It could be the legend truly began here. Brazilian star Neymar has had to put up with the billing “the next Pele” almost since he made his debut for his country in 2010 in the unlikely surroundings of East Rutherford, New Jersey.
Needless to say, the man born Neymar da Silva Santos Junior, scored and, in a country which demands footballing heroes, expectations soared. “We played even better than expected,” beamed Neymar after Sunday’s Confederations Cup demolition job on world champions Spain.
“I am really happy. We made a lot of people happy, but we must keep our feet on the ground,” said the star. Pele may have set the bar impossibly high - one thing Neymar can never do is win a World Cup winners medal at the age of 17 - at that age he was just breaking into the side at Santos, Pele’s old club.

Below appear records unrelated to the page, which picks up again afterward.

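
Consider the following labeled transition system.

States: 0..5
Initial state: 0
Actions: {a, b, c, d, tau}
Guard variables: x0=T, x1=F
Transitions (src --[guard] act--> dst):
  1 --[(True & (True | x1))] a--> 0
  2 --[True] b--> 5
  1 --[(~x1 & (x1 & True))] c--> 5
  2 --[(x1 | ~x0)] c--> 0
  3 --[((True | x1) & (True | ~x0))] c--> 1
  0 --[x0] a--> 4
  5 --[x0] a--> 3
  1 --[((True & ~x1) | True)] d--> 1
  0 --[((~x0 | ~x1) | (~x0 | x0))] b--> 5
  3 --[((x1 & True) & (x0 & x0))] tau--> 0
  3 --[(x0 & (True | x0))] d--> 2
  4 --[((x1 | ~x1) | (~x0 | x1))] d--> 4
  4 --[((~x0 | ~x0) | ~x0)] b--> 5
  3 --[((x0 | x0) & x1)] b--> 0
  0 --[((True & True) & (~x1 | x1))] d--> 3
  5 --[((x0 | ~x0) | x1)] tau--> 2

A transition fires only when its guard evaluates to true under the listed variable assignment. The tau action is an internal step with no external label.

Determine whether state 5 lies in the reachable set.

Answer: REACHABLE

Analysis:
After dropping false guards: 11 live edges.
Layer 0: {0}
Layer 1: {3,4,5}  total {0,3,4,5}
Layer 2: {1,2}  total {0,1,2,3,4,5}
Reachable = {0,1,2,3,4,5}
witness 5: b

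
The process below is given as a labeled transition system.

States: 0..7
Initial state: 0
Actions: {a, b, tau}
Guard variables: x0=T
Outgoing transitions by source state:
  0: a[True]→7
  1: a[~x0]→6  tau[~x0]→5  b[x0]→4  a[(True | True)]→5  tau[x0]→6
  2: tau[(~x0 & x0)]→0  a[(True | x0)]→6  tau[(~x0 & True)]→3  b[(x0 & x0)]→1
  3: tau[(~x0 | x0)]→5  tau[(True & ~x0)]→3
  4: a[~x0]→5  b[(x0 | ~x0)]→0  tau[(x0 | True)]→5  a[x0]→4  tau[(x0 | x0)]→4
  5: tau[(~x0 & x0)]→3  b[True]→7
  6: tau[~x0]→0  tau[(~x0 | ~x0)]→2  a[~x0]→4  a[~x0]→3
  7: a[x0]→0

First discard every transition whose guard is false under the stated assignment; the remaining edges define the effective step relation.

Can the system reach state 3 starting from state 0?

Answer: UNREACHABLE

Trace:
Guard filter leaves 13 enabled edge(s).
Layer 0: {0}
Layer 1: {7}  now seen {0,7}
R = {0,7}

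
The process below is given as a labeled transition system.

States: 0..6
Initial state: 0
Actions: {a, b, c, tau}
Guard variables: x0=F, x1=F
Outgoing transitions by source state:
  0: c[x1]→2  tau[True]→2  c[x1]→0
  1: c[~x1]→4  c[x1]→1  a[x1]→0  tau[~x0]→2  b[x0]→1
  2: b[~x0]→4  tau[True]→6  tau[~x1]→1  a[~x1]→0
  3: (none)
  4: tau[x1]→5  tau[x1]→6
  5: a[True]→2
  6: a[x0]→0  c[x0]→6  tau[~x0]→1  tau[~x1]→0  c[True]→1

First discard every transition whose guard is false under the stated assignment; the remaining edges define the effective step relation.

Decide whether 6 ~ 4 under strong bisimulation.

Bisimulation quotient by refinement:
  P[0] = {{0,1,2,3,4,5,6}}
  P[1] = {{0},{1,6},{2},{3,4},{5}}
  P[2] = {{0},{1},{2},{3,4},{5},{6}}
Fixed point at round 3; 6 class(es).
6∈{6}, 4∈{3,4}

Answer: NOT BISIMILAR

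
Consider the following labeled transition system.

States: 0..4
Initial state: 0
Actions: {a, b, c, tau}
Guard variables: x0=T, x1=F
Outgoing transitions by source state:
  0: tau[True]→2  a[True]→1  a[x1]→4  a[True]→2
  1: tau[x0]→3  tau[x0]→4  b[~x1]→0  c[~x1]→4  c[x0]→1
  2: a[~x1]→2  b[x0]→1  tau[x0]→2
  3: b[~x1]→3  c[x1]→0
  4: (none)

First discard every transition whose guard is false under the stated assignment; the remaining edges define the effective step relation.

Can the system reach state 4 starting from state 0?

Guard filter leaves 12 enabled edge(s).
depth 0: {0}
depth 1: {1,2}  now seen {0,1,2}
depth 2: {3,4}  now seen {0,1,2,3,4}
R = {0,1,2,3,4}
Path to 4: a·tau

Answer: REACHABLE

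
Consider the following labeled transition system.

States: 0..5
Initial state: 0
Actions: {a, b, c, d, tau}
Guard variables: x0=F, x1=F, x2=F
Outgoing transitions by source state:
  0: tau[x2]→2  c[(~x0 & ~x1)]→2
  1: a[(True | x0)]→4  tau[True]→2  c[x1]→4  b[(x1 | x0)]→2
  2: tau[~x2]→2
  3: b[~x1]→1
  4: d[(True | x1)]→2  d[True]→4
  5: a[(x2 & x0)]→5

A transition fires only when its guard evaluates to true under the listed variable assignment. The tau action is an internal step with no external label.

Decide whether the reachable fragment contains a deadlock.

Answer: DEADLOCK-FREE

Trace:
Reach set: {0,2}
  0: c→2  [1 exit(s)]
  2: tau→2  [1 exit(s)]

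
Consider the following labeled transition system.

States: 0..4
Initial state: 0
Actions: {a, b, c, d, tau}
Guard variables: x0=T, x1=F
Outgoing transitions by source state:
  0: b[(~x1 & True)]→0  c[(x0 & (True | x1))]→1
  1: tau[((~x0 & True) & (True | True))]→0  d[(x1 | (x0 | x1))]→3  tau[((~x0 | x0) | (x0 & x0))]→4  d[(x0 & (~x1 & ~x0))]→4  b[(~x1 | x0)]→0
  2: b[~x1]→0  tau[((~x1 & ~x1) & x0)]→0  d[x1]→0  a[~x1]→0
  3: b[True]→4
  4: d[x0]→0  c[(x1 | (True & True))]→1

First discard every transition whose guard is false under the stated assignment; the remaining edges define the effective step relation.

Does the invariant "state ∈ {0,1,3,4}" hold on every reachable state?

Safe = {0,1,3,4}
Reach set: {0,1,3,4}
  0: ✓
  1: ✓
  3: ✓
  4: ✓

Answer: INVARIANT HOLDS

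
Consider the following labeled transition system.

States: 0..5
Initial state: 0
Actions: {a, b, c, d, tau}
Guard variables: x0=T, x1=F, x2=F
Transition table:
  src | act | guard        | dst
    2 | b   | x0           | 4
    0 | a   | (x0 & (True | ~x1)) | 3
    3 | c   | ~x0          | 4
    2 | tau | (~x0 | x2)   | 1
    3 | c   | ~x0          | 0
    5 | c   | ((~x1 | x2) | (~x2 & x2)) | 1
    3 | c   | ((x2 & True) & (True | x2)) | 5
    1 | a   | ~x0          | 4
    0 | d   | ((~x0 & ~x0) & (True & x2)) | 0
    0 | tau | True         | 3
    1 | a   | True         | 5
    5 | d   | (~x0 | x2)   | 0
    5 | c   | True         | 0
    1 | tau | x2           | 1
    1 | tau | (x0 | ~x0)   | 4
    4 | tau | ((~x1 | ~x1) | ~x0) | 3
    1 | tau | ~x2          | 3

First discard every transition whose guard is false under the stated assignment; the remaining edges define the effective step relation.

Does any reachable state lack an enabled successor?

Answer: DEADLOCK at state 3

Analysis:
Reachable = {0,3}
  0: a→3  tau→3  [2 exit(s)]
  3: ∅  [no exit]
witness 3: a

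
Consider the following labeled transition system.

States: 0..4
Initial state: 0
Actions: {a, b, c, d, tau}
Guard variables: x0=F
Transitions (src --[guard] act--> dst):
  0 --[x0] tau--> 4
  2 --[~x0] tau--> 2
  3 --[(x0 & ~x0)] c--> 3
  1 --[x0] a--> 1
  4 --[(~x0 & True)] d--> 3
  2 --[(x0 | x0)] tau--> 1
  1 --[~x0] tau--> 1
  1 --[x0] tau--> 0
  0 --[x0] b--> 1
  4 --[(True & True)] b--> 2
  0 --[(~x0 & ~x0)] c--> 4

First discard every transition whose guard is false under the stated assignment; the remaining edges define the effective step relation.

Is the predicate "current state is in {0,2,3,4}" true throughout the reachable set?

Answer: INVARIANT HOLDS

Analysis:
Safe = {0,2,3,4}
R = {0,2,3,4}
  0: ok
  2: ok
  3: ok
  4: ok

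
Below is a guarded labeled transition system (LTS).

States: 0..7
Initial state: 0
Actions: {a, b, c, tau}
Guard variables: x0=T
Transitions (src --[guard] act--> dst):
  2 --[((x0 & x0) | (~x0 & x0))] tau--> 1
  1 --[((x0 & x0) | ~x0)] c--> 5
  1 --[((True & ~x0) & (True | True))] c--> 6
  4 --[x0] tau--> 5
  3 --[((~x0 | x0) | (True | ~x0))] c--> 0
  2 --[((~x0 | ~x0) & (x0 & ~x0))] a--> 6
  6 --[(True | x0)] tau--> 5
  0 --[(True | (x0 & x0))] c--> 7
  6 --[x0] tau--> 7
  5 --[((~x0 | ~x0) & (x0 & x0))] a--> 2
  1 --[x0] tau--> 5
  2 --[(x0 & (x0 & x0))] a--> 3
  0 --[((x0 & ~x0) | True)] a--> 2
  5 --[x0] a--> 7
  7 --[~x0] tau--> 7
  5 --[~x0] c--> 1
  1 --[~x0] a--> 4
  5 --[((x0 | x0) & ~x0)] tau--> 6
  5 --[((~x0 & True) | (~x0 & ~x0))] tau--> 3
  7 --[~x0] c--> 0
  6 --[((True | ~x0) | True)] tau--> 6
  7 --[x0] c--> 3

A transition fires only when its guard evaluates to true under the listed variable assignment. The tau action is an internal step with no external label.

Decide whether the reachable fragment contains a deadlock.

Answer: DEADLOCK-FREE

Trace:
Reach set: {0,1,2,3,5,7}
  0: a→2  c→7  [deg 2]
  1: c→5  tau→5  [deg 2]
  2: a→3  tau→1  [deg 2]
  3: c→0  [deg 1]
  5: a→7  [deg 1]
  7: c→3  [deg 1]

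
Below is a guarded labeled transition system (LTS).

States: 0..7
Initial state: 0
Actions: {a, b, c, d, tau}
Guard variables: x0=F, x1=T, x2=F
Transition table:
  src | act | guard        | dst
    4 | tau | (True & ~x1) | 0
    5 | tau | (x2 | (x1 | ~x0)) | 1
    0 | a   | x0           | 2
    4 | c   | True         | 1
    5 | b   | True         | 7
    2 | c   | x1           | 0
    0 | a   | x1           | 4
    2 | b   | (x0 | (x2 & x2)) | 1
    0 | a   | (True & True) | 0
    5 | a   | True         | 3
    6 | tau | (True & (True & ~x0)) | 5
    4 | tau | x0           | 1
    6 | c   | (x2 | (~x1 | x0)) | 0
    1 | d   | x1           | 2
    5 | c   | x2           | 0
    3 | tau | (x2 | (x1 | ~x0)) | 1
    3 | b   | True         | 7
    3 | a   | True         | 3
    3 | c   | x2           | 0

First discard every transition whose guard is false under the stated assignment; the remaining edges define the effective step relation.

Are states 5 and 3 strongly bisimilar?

Compute ~ classes (split until stable):
  round 0: {{0,1,2,3,4,5,6,7}}
  round 1: {{0},{1},{2,4},{3,5},{6},{7}}
  round 2: {{0},{1},{2},{3,5},{4},{6},{7}}
Fixed point at round 3; 7 class(es).
[5]={3,5}  [3]={3,5}

Answer: BISIMILAR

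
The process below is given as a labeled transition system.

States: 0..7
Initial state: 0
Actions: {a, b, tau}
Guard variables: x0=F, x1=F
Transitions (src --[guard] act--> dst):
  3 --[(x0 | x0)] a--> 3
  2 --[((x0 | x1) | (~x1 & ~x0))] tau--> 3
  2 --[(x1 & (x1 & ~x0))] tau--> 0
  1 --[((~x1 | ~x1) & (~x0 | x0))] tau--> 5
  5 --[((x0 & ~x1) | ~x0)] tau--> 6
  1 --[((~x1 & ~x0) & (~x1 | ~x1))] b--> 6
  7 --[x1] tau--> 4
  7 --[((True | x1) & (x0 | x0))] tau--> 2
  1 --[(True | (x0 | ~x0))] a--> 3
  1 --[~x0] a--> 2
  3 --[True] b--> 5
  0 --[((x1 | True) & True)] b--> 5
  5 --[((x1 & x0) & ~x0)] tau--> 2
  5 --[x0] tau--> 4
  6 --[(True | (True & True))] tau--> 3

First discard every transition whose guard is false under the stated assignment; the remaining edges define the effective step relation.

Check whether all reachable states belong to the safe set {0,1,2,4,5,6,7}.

Answer: INVARIANT VIOLATED at state 3

Trace:
Safe = {0,1,2,4,5,6,7}
Reach set: {0,3,5,6}
  0: ok
  3: outside
  5: ok
  6: ok
reach 3 via b·tau·tau — violates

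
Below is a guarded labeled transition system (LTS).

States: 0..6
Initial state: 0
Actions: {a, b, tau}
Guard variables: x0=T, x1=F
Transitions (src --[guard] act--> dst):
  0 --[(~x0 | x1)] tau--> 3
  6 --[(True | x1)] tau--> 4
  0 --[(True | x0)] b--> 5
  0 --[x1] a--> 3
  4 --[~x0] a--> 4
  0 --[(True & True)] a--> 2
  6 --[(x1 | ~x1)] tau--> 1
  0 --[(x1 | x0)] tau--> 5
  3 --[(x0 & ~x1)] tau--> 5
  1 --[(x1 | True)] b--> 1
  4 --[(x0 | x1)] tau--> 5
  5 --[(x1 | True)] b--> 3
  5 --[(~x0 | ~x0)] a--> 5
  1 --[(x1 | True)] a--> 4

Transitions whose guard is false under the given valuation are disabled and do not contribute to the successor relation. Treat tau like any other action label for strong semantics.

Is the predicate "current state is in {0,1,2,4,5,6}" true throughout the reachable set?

Safe = {0,1,2,4,5,6}
R = {0,2,3,5}
  0: ok
  2: ok
  3: outside
  5: ok
witness against invariant: b·b → 3

Answer: INVARIANT VIOLATED at state 3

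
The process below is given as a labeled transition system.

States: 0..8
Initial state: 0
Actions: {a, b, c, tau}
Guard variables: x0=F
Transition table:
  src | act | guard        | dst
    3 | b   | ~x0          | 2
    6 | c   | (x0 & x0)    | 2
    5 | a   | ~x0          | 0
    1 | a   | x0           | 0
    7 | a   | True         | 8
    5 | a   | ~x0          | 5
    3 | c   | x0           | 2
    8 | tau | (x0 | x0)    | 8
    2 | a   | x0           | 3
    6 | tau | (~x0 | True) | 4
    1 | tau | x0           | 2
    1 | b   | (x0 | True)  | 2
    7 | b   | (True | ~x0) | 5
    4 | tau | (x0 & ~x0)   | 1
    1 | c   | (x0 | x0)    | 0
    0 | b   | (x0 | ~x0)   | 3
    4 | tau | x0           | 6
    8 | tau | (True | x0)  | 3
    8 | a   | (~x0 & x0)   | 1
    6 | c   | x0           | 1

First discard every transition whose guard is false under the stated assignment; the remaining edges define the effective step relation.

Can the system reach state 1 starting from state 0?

After dropping false guards: 9 live edges.
Layer 0: {0}
Layer 1: {3}  now seen {0,3}
Layer 2: {2}  now seen {0,2,3}
Reachable = {0,2,3}

Answer: UNREACHABLE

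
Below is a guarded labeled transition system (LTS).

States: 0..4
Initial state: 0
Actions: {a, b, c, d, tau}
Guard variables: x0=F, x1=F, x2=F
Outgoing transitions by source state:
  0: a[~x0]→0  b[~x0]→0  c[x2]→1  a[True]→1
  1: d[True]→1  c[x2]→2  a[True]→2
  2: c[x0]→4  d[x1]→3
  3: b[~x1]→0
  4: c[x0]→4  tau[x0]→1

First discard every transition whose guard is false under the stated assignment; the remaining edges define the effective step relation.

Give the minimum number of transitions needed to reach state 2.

Answer: 2

Working:
Breadth-first toward 2:
  L0 = {0}
  L1 = {1}
  L2 = {2}
first hit 2 at d=2 via a·a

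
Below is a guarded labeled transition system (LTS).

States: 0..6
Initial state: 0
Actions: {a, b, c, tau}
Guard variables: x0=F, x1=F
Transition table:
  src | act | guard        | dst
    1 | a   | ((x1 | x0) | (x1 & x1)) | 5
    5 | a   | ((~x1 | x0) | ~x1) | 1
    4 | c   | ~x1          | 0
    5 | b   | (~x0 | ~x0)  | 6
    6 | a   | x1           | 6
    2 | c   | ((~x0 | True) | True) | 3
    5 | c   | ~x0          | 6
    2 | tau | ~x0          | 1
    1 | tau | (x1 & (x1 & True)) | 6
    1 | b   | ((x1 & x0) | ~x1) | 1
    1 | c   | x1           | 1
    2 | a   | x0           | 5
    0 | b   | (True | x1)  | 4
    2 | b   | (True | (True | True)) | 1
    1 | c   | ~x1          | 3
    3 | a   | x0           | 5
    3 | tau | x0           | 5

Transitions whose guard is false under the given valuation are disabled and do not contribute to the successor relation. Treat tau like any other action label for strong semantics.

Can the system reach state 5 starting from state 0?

After dropping false guards: 10 live edges.
L0 = {0}
L1 = {4}  total {0,4}
R = {0,4}

Answer: UNREACHABLE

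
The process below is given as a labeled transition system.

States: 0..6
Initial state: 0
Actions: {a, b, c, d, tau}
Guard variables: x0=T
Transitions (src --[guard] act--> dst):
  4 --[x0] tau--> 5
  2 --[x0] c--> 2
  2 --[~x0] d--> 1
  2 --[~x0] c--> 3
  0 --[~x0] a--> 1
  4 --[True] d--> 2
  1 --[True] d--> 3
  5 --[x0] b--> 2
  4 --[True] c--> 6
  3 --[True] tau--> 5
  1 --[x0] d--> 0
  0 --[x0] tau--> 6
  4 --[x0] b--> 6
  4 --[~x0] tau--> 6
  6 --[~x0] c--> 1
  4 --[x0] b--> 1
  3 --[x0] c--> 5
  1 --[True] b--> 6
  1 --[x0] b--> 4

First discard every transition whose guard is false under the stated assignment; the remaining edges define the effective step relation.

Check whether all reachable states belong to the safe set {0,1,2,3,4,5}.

Safe = {0,1,2,3,4,5}
R = {0,6}
  0: safe
  6: outside
counterexample path to 6: tau

Answer: INVARIANT VIOLATED at state 6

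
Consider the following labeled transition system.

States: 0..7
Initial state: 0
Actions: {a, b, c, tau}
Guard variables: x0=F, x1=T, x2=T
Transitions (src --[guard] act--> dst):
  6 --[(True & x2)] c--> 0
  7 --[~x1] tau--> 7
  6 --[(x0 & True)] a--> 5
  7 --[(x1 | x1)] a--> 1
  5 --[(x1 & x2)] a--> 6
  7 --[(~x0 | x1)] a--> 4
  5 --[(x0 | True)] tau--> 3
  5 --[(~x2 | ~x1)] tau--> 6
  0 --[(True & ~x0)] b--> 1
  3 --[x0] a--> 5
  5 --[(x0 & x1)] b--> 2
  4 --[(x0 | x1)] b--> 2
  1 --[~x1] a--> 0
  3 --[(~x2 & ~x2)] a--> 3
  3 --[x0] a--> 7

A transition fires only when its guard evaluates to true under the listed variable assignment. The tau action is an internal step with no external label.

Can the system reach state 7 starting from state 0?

Answer: UNREACHABLE

Working:
After dropping false guards: 7 live edges.
L0 = {0}
L1 = {1}  now seen {0,1}
Reach set: {0,1}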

But the way the 21-year-old dismantled an admittedly below-par Spanish backline suggests the youngster does have the self-belief to at least to aspire to the Pele mantle.
The man himself said before the event that the current squad “are not good enough” to win top prizes, but with such outlandish talent at their disposal, Brazil will now start as favourites at a home World Cup next year.
By then he will have tasted the hard school that is La Liga with Barcelona, where he will start alongside Lionel Messi in a pairing that, if it works in tandem, will scare the living daylights out of everybody else in Spain and across Europe.
Neymar bamboozled men such as Andres Iniesta and Xavi, who will be teammates at the Nou Camp next season. “I respect and admire them very much. But today, I was representing my country and family and had to give them a hard time!”
However high he flies after Sunday, even before this triumph US sports magazine Sports Pro ranked him as the sports star with the most potential ahead even of Messi and golfer Rory McLlroy. “That’s just part of the job. It is a responsibility to bear - but a nice one,” said Neymar on learning of that praise.